Constant Delta Option Price Relative To Time

Discussion in 'Options' started by draft730, Mar 24, 2014.

  1. If you're dealing with those kind of wings, its probably best to eschew explicitly calcing the theta decay (unless you're capturing the daily steepening of the skew) - you'll probably finding your model telling you it quickly becomes worthless, while in reality it'll keep a bid. I'd say to just look at the current weeklies that have the same time to maturity that you're interested in. Ie, if you're selling the 1m 5d put, and want to know its value in 1 week, look at where the 3 week 5d put is pricing. As with everything, its imperfect, but probably the simplest, most robust means.
     
    #11     Mar 24, 2014
  2. draft730

    draft730

    I have to come back to , essentially, the same issue looking at it from a more theoretical perspective. What is hard for me to understand is why the price of a same delta option varies with time. Why does the price of a 0,05 delta 1 month to expitarion have to be different than a 0,05 delta 1 week to expiration? I guess that time value is already incorporated in the value of the delta, so I would expect that same deltas mean same prices. Also delta shows, though not completely accurately, the possibility of the option expiring ITM. So, does it make sense to have equal deltas but different corresponding prices? Off course it does, but there is something I am missing here...
     
    #12     Apr 28, 2014
  3. SIUYA

    SIUYA

    because one has more time until expiration.
    You might note, that to get the same delta AND price from a 1 month and a 1 week till expiry (same underlying) you either have to have massive volatility differences or a strike difference. (maybe a dividend but lets not go there)
    The alternative could be that you have an ATM in different expiry dates, with the same delta, different implied vols and similar prices.....but then the gamma will be radically different.

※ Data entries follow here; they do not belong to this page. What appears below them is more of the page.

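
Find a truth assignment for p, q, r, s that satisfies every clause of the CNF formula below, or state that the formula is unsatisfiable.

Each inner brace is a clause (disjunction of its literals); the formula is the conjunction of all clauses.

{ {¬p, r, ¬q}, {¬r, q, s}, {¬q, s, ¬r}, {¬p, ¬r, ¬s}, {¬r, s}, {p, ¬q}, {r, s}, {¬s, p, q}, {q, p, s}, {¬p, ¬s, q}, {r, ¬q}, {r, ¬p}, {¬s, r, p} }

UNSATISFIABLE

Suppose r = False.
From the singleton clause (s), s = True.
From the singleton clause (¬q), q = False.
From the singleton clause (p), p = True.
Now (¬p) is unsatisfied and unit — conflict.
Backtrack on r: now try r = True.
From the singleton clause (s), s = True.
From the singleton clause (¬p), p = False.
From the singleton clause (¬q), q = False.
Now (q) is unsatisfied and unit — conflict.
Neither r = True nor r = False works.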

    Time value is incorporated into the price, the delta is a derivative of the price and how it moves.
    delta is about the change in prices.....its not really representative of the actual prices. Your 2nd sentence is wrong.


    yes - it makes perfect sense - you clearly are not understanding what delta is or have some unique situation.

    Can you show an example of where you have the same delta options, same type (put or call), different expires and the same price?
    Using way OTM options will be similar in price as they are all relatively small in price, but its unlikely to have the same deltas.
     
    #13     Apr 28, 2014
  4. Doobs789

    Doobs789

    You are referring to DdeltaDtime, or "Charm", or "Delta-Bleed."

    [​IMG]

    [​IMG]
     
    #14     Apr 28, 2014
  5. draft730

    draft730

    Yes... This is exactly the issue. There is a 'time decay' in delta and that reflects into the price. It is totally a mathematical issue. I just cannot grasp the whole idea from a theoretical standpoint...
     
    #15     Apr 28, 2014
  6. SIUYA

    SIUYA

    in laymans terms from a theoretical reasoning why - delta will increase to 1, or decrease to 0 over time based on weather or not it is ITM, OTM. Everything else being kept equal.

    This is simply because they have less optionality over time.....hence they either behave more like the underlying when ITM, or if OTM naturally the delta has less effect as they lose the optionality.

    (well picked up by Doobs789 as I read multiple different questions being asked.)
     
    #16     Apr 28, 2014
  7. draft730

    draft730

    I 'll give an example so that I make sure we are on the same page here.
    - 1920 May s&p Call, delta 0,08 , price 1.50
    - 1960 May s&p Call, delta 0,08 , price 2.50

    So, there is a $1 premium holding the 0,08 Delta June call relative to the May call.
     
    #17     Apr 28, 2014
  8. SIUYA

    SIUYA

    I am assuming your 2nd option there is meant to be June???? (otherwise it makes no sense)
    So its a 1960 June call?

    If so - then things are not equal - you have different strikes. This seems perfectly normal.

    Is your question - despite being different strikes, and despite being different expiries, given they have the same deltas, why dont they have the same price?
     
    #18     Apr 28, 2014
  9. draft730

    draft730

    Yes it is June...

    And yes.. The question is this exactly. I would expect same deltas to have equal prices, but they haven't. I am trying to figure out why
     
    #19     Apr 28, 2014
  10. newwurldmn

    newwurldmn

    Delta is not the "probability" of being in the money. And being in the money isn't the only criteria to think about with the option. You also need to think about how deep in the money you can be.

    Today, right now, both have the same sensitivity to a small change in spot. But over time and spot ranges, their sensitivities (gamma, gamma of gamma, etc.) will differ.

    The June option should be worth more because there is more time and hence a wider distribution of possible in the money scenarios.